After a confrontation, David reassures Natalie that he really loves her, and that he will go back to his family home, end his marriage, and return to her. At first, Natalie eagerly waits in his apartment for his return, but as time goes by, she feels guilty about separating him from his family. Finally, she writes David a farewell letter, saying that she will always love him, but expressing the wish to take responsibility for her own happiness, and leaves.

== Cast ==

- Patty Duke as Natalie Miller
- James Farentino as David Harris
- Salome Jens as Shirley Norton
- Elsa Lanchester as Miss Dennison
- Martin Balsam as Harold Miller
- Nancy Marchand as Edna Miller
- Philip Sterling as Sidney Miller
- Deborah Winters as Betty Simon
- Ron Hale as Stanley Dexter
- Bob Balaban as Morris
- Al Pacino as Tony
- Catherine Burns as Hester
- Ann Thomas as Mrs. Schroder
- Matthew Cowles as Harvey Belman
- Milt Kamen as Plastic Surgeon
- Robert Frink as Freddie
- Dennis Allen as Max
- Robyn Morgan as Natalie Miller (age 7)

== Production ==
Works by Nathan Wasserberger were used in the film as the paintings produced by David Harris.

== Critical reception ==
In his review in The New York Times, Vincent Canby called the film "an artificial mess of wisecracks and sentimentality", and added, "Locales and a gummy musical score by Henry Mancini and Rod McKuen are among the things constantly impinging on Me, Natalie.
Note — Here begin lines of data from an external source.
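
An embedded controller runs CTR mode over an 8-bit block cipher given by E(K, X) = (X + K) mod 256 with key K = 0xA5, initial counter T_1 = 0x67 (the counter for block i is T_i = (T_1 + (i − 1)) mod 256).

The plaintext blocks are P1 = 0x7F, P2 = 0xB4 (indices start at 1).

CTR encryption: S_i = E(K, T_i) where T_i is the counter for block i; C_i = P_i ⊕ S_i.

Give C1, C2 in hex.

C1: T = 0x67, S = E(K, T) = 0x0C; 0x7F ⊕ 0x0C = 0x73.
C2: T = 0x68, S = E(K, T) = 0x0D; 0xB4 ⊕ 0x0D = 0xB9.

C1 = 0x73, C2 = 0xB9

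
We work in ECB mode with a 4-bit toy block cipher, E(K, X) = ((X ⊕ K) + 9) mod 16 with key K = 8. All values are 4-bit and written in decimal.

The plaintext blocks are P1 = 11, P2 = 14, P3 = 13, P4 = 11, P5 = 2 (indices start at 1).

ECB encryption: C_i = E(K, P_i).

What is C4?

C4 = 12

C4: E(K, 11) = 12.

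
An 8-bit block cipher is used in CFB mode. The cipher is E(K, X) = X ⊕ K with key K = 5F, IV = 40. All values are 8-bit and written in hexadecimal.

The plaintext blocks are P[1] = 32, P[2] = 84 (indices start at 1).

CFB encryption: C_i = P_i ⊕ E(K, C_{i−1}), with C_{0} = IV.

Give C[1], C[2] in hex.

C[1] = 2D, C[2] = F6

C[1]: E(K, 40) = 1F; 32 ⊕ 1F = 2D.
C[2]: E(K, 2D) = 72; 84 ⊕ 72 = F6.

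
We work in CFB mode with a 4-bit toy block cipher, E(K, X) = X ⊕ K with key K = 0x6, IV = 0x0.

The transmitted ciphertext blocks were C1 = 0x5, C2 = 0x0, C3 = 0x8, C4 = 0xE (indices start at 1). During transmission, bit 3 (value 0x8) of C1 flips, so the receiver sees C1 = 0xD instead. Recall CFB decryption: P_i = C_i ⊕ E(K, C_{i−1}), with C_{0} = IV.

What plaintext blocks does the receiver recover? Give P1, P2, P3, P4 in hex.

P1 = 0xB, P2 = 0xB, P3 = 0xE, P4 = 0x0

Only C1 changed, to 0xD. In CFB, a change in C_i flips the same bit in P_i and garbles P_{i+1}. Decrypting the received ciphertext:
P1: E(K, 0x0) = 0x6; 0xD ⊕ 0x6 = 0xB.
P2: E(K, 0xD) = 0xB; 0x0 ⊕ 0xB = 0xB.
P3: E(K, 0x0) = 0x6; 0x8 ⊕ 0x6 = 0xE.
P4: E(K, 0x8) = 0xE; 0xE ⊕ 0xE = 0x0.
Blocks that differ from the original plaintext: P1, P2.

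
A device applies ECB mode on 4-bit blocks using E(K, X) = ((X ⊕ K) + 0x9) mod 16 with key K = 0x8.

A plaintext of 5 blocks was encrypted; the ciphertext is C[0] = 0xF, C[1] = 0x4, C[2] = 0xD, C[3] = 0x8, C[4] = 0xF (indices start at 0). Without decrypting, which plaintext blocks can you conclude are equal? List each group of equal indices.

P[0] = P[4]

ECB encrypts each block independently with the same key, so equal ciphertext blocks imply equal plaintext blocks.
C[0] = C[4] = 0xF, so P[0] = P[4].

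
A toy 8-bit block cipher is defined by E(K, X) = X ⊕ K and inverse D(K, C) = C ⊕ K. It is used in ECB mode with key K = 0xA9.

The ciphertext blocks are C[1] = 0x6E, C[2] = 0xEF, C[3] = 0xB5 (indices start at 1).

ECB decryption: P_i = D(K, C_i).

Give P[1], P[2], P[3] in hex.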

Another is Coe's apparent indecision as to whether the movie is a character study or a gag comedy. Mostly it's just gags, delivered abrasively by Miss Duke, who is even less effective when registering pathos."
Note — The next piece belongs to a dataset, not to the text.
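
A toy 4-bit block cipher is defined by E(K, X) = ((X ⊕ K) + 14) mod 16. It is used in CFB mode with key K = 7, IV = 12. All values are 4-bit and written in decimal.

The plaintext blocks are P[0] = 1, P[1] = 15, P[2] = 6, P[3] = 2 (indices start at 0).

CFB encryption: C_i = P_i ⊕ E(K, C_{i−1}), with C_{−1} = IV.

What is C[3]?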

Roger Ebert of the Chicago Sun-Times found it to be "as conventional and corny as warmed-over Young at Heart... a pleasant film, very funny at times... Patty Duke, as Natalie, supplies a wonderful performance".

TV Guide considered the film to be "somewhat bland", but calls Duke "a wonder", and adds, "Handled by a lesser actress, the results might have seemed more stereotypical, but Duke is convincing."

== Awards and nominations ==
- Golden Globe Award for Best Actress - Motion Picture Musical or Comedy (Patty Duke, winner)
- Grammy Award for Best Original Score Written for a Motion Picture or Television Show (nominee)
- Writers Guild of America Award for Best Drama Written Directly for the Screen (nominee)

==Home media==
Under license from CBS Studios, Me, Natalie was released on DVD by Via Vision Entertainment on July 22, 2016, and to Blu-ray by Kino Lorber Studio Classics on May 5, 2020.